Recombinant Bovine coronavirus Nucleoprotein (N) is produced in E.coli and contains the complete expression region spanning amino acids 1-448. The protein features a C-terminal 6xHis tag, which makes purification and detection more straightforward. SDS-PAGE analysis confirms the nucleoprotein is greater than 90% pure, suggesting it provides a high-quality reagent for research purposes. This product is intended for research use only, not for diagnostic or therapeutic applications.
The nucleoprotein of Bovine coronavirus appears to play a critical role in the virus's life cycle. It's primarily involved in packaging viral RNA and forming the ribonucleoprotein complex. As a key component in viral replication and assembly, it may represent an important target for studies examining viral pathogenesis and host-virus interactions. This protein is likely valuable for research aimed at understanding coronavirus biology and developing antiviral strategies.
Potential Applications
Note: The applications listed below are based on what we know about this protein's biological functions, published research, and experience from experts in the field. However, we haven't fully tested all of these applications ourselves yet. We'd recommend running some preliminary tests first to make sure they work for your specific research goals.
Bovine coronavirus Nucleoprotein (N) is a viral RNA-binding protein that requires precise folding, oligomerization, and proper domain formation for its functional activity in viral replication. The E. coli expression system is prokaryotic and may not provide the optimal folding environment for this eukaryotic viral protein, potentially lacking necessary chaperones or post-translational modifications. While the C-terminal 6xHis tag may cause minimal interference, the probability of correct folding with full RNA-binding and oligomerization capability requires experimental validation.
1. Antibody Development and Validation Studies
This application is highly suitable as antibody development primarily relies on antigenic sequence recognition rather than functional protein folding. The full-length protein provides comprehensive epitope coverage for generating both linear and potential conformational antibodies. The high purity ensures minimal contamination-related cross-reactivity.
2. Protein-Protein Interaction Studies
This application carries a significant risk without proper folding validation. Nucleoprotein interactions with other viral proteins or host factors require precise tertiary and quaternary structure. If misfolded, the protein may exhibit non-specific binding or fail to replicate genuine physiological interactions.

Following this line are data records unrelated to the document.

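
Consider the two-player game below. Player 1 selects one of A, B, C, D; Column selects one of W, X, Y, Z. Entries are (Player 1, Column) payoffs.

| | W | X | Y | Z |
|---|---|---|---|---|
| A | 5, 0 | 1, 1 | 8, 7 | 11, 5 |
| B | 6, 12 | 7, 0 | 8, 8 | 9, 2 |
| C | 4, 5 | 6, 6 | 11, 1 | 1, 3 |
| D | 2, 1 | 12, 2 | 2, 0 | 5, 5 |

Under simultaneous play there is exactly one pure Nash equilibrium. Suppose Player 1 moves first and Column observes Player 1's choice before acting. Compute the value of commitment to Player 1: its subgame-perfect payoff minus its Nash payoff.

Work backward from Column's decision.
- A: Column compares 0, 1, 7, 5 and picks Y; Player 1 would get 8.
- B: Column compares 12, 0, 8, 2 and picks W; Player 1 would get 6.
- C: Column compares 5, 6, 1, 3 and picks X; Player 1 would get 6.
- D: Column compares 1, 2, 0, 5 and picks Z; Player 1 would get 5.
Player 1's induced payoffs are 8, 6, 6, 5, so Player 1 commits to A. Subgame-perfect outcome: (A, Y) with payoffs (8, 7).
For the simultaneous game, intersect best replies.
Player 1's best replies: W→B; X→D; Y→C; Z→A.
Column's best replies: A→Y; B→W; C→X; D→Z.
The unique mutual best reply is (B, W), giving (6, 12).
Player 1's commitment gain: 8 − 6 = 2.

2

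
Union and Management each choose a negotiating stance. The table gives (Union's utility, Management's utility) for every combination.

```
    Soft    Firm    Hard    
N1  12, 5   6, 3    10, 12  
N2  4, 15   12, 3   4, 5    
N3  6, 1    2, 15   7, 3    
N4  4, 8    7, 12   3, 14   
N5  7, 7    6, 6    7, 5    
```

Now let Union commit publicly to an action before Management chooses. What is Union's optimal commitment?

Work backward from Management's decision.
- N1 → Management plays Hard (best of 5, 3, 12); Union gets 10.
- N2 → Management plays Soft (best of 15, 3, 5); Union gets 4.
- N3 → Management plays Firm (best of 1, 15, 3); Union gets 2.
- N4 → Management plays Hard (best of 8, 12, 14); Union gets 3.
- N5 → Management plays Soft (best of 7, 6, 5); Union gets 7.
Union's induced payoffs are 10, 4, 2, 3, 7, so Union commits to N1. Subgame-perfect outcome: (N1, Hard) with payoffs (10, 12).

N1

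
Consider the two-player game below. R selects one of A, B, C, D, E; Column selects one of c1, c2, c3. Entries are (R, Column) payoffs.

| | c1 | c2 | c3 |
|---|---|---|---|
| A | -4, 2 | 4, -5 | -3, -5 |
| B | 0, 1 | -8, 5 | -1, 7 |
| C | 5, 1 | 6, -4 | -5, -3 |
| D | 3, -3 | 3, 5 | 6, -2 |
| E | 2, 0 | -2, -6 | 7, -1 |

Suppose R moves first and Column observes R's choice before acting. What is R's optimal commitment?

Solve by backward induction (R leads).
- A: BR = c1, leader payoff -4.
- B: BR = c3, leader payoff -1.
- C: BR = c1, leader payoff 5.
- D: BR = c2, leader payoff 3.
- E: BR = c1, leader payoff 2.
Maximizing over -4, -1, 5, 3, 2, R chooses C. Subgame-perfect outcome: (C, c1) with payoffs (5, 1).

C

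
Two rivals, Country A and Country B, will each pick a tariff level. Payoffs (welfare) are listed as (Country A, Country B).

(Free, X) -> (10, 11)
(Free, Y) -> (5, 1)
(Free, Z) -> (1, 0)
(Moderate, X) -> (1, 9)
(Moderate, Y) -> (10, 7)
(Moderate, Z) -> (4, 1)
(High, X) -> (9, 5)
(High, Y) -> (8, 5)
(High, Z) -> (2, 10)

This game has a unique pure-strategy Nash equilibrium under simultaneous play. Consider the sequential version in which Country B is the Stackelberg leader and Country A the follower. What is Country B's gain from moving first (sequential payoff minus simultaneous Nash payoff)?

0

Solve by backward induction (Country B leads).
- X → Country A plays Free (best of 10, 1, 9); Country B gets 11.
- Y → Country A plays Moderate (best of 5, 10, 8); Country B gets 7.
- Z → Country A plays Moderate (best of 1, 4, 2); Country B gets 1.
Maximizing over 11, 7, 1, Country B chooses X. Subgame-perfect outcome: (Free, X) with payoffs (10, 11).
For the simultaneous game, intersect best replies.
Country A's best replies: X→Free; Y→Moderate; Z→Moderate.
Country B's best replies: Free→X; Moderate→X; High→Z.
The unique mutual best reply is (Free, X), giving (10, 11).
Country B's commitment gain: 11 − 11 = 0.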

3. Biochemical Characterization and Biophysical Analysis
These studies are essential for determining folding status and quality. Techniques can assess oligomerization state, thermal stability, and structural integrity, providing critical data for validating the protein preparation regardless of functional activity.

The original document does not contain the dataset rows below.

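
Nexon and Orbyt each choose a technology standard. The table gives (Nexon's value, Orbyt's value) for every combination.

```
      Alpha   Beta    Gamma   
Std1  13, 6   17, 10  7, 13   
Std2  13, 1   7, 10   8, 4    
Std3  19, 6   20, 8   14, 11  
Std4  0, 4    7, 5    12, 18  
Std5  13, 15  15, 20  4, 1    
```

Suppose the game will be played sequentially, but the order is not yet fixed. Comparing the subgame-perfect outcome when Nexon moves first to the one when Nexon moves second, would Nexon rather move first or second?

If Nexon leads: Orbyt's best replies are Std1→Gamma, Std2→Beta, Std3→Gamma, Std4→Gamma, Std5→Beta; Nexon's induced payoffs 7, 7, 14, 12, 15; outcome (Std5, Beta), payoffs (15, 20).
If Orbyt leads: Nexon's best replies are Alpha→Std3, Beta→Std3, Gamma→Std3; Orbyt's induced payoffs 6, 8, 11; outcome (Std3, Gamma), payoffs (14, 11).
Nexon gets 15 moving first and 14 moving second, so Nexon prefers to move first.

first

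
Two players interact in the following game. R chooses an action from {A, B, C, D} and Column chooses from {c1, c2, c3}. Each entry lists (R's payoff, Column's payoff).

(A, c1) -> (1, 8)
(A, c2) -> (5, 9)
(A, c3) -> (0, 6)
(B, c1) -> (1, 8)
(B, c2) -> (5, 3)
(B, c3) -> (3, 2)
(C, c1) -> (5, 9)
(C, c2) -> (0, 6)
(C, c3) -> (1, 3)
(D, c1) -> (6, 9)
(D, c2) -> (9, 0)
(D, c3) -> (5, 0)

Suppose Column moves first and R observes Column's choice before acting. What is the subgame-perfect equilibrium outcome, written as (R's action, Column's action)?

Work backward from R's decision.
- c1: R compares 1, 1, 5, 6 and picks D; Column would get 9.
- c2: R compares 5, 5, 0, 9 and picks D; Column would get 0.
- c3: R compares 0, 3, 1, 5 and picks D; Column would get 0.
Maximizing over 9, 0, 0, Column chooses c1. Subgame-perfect outcome: (D, c1) with payoffs (6, 9).

(D, c1)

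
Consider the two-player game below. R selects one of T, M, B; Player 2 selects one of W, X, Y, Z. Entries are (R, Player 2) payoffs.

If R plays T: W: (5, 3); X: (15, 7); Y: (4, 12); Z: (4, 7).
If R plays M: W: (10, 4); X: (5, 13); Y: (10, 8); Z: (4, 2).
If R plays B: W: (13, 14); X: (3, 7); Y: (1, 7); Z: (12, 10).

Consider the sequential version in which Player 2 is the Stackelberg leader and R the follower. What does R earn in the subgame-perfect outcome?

Work backward from R's decision.
- W → R plays B (best of 5, 10, 13); Player 2 gets 14.
- X → R plays T (best of 15, 5, 3); Player 2 gets 7.
- Y → R plays M (best of 4, 10, 1); Player 2 gets 8.
- Z → R plays B (best of 4, 4, 12); Player 2 gets 10.
Among 14, 7, 8, 10, the best is 14 at W. Subgame-perfect outcome: (B, W) with payoffs (13, 14).

13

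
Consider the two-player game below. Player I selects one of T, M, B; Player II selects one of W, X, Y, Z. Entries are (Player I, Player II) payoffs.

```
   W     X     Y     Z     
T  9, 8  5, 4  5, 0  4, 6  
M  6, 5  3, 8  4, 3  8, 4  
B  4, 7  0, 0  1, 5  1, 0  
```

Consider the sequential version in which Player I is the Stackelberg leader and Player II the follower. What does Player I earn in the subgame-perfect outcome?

9

Player II best-responds to each possible Player I move:
- T: BR = W, leader payoff 9.
- M: BR = X, leader payoff 3.
- B: BR = W, leader payoff 4.
Among 9, 3, 4, the best is 9 at T. Subgame-perfect outcome: (T, W) with payoffs (9, 8).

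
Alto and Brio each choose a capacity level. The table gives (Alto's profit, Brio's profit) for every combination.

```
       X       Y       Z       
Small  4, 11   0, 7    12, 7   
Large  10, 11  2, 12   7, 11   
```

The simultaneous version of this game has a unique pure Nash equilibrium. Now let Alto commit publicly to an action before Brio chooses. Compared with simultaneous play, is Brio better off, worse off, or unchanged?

Work backward from Brio's decision.
- Small: BR = X, leader payoff 4.
- Large: BR = Y, leader payoff 2.
Among 4, 2, the best is 4 at Small. Subgame-perfect outcome: (Small, X) with payoffs (4, 11).
For the simultaneous game, intersect best replies.
Alto's best replies: X→Large; Y→Large; Z→Small.
Brio's best replies: Small→X; Large→Y.
The unique mutual best reply is (Large, Y), giving (2, 12).
Brio earns 11 sequentially versus 12 at the Nash outcome: worse off.

worse off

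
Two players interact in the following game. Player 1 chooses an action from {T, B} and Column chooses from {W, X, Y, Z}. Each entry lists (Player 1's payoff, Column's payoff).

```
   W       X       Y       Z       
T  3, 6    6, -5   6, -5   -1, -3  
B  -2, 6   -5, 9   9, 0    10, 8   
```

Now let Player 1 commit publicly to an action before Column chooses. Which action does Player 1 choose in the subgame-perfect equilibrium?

Solve by backward induction (Player 1 leads).
- T → Column plays W (best of 6, -5, -5, -3); Player 1 gets 3.
- B → Column plays X (best of 6, 9, 0, 8); Player 1 gets -5.
Maximizing over 3, -5, Player 1 chooses T. Subgame-perfect outcome: (T, W) with payoffs (3, 6).

T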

4. Comparative Coronavirus Research
This application requires proper folding validation for structural comparisons. While sequence-based comparisons are feasible, functional and structural comparisons would be invalid with a misfolded protein. Cross-reactivity studies may still provide evolutionary insights.
Final Recommendation & Action Plan
The E. coli expression system may not fully support the correct folding of this viral nucleoprotein, necessitating experimental validation before functional applications. Begin with Application 3 (Biochemical Characterization) to assess oligomerization state via size-exclusion chromatography and structural integrity via circular dichroism spectroscopy. Once folding is verified, proceed cautiously with Applications 2 and 4 for interaction studies and comparative research. Application 1 (antibody development) can proceed immediately. If misfolding is detected, limit use to antibody production and basic biophysical characterization. For reliable functional studies, consider eukaryotic expression systems that better support viral protein folding.